The Foundation is not recommended reading for your average philanthropist (who has no foundation and wouldn't think of going to the expense of founding one). It is for the conscientious founder who has heard of possible political inquiries and for the philanthropoids (his/her executives) who may have brought him/her the news. It is a textbook, really, for the bustling new philanthropy courses at business, law, government, and divinity schools. For these people, Fleishman identifies six "besetting sins" of foundations, all of them sins against grant seekers: arrogance, discourtesy, inaccessibility, arbitrariness, failure to communicate, and what he calls foundation ADD. Politics is almost certainly indifferent to these horrors, as they're no more its business than are the troubles of script pitchers in Hollywood.

Politics' business, of course, is the issue of foundation accountability to the tax-paying public.
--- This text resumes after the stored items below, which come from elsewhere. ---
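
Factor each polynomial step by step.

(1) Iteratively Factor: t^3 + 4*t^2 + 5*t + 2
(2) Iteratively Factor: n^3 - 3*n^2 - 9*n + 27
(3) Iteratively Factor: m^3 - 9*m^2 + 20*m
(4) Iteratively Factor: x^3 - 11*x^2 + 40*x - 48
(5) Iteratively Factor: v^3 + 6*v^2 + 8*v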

Imagine a small city of perhaps a million tax-paying families. One-tenth of one percent—just 1,000 of them—hold 40 percent of the city's total wealth, or $10 billion. Now imagine that these few families decide to pool 2 percent of their assets ($200 million)—2 percent is the portion of the GDP that seems to form the historically impenetrable ceiling on annual charitable giving in the U.S.—to create a community foundation.
So far, there's nothing to worry about in our imaginary city, neither on the donors' side nor on the citizens'. Trouble comes when the creation of a foundation gets into the papers, along with the news that this fantastic gift has purchased, for the families behind it, effective power of the purse over every significant nonprofit, nongovernment organization in the city, including entities like parks and libraries that will nonetheless continue to sustain themselves with the help of taxpayers money. Because nothing like this has ever been made public before, shock and dismay spread throughout certain sensitive quarters. Politicians pick up on it. Soon it becomes clear to the public that, thanks to the charitable deduction that deprives the city's coffers of one-third percent of the value of the 1,000 families' gift ( or $66.7 million in our example), they, the citizens, are helping to pay for this heist of their city's prized possessions.
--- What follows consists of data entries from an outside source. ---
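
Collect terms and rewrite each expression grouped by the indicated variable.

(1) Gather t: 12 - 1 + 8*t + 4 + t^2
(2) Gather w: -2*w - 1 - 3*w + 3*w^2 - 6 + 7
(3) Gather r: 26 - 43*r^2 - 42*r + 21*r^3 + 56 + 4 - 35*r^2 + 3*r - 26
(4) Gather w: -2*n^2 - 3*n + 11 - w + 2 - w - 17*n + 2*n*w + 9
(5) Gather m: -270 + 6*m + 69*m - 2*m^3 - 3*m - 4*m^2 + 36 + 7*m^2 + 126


(1) = t^2 + 8*t + 15
(2) = 3*w^2 - 5*w
(3) = 21*r^3 - 78*r^2 - 39*r + 60
(4) = -2*n^2 - 20*n + w*(2*n - 2) + 22
(5) = -2*m^3 + 3*m^2 + 72*m - 108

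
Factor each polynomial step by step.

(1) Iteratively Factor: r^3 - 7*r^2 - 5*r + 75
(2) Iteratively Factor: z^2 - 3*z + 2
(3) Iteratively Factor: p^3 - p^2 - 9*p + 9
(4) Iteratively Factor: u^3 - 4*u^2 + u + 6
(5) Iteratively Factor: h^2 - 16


(1) = (r - 5)*(r^2 - 2*r - 15) = (r - 5)^2*(r + 3)
(2) = (z - 1)*(z - 2)
(3) = (p + 3)*(p^2 - 4*p + 3) = (p - 1)*(p + 3)*(p - 3)
(4) = (u + 1)*(u^2 - 5*u + 6) = (u - 3)*(u + 1)*(u - 2)
(5) = (h - 4)*(h + 4)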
Investigations are ordered by the media and the city council. Outrage erupts, along with demands that the community foundation—and, by extension, the donor families—henceforth to be held accountable, somehow, for its grants.
This is theissue for foundations, says Fleishman—the accountability issue. He does not dispute the publics right to demand it, along with visibility both in the media and in the ivory tower. In a word, foundations must become much more open.

That should work, he says, to preserve the integrity of what he calls the "civic sector." The civic sector, on his account of it, is by no means coextensive with philanthropic giving, though giving (of time and money) is at the heart of it. It is the area of a healthy society that belongs neither to politics and government nor to private life and business: rather, it is that place in society around which people voluntarily come together to help each other and themselves (e.g., labor unions and churches) to make a better world.

One wonders about that civic sector, though. Does the American public have enough political energy to protect it or even trifle with it? The public seems energized now, thanks to the Iraq war and a prematurely exciting presidential race, but does it give a damn about philanthropy? The Foundation may be an exercise not in futility, but in gratuity.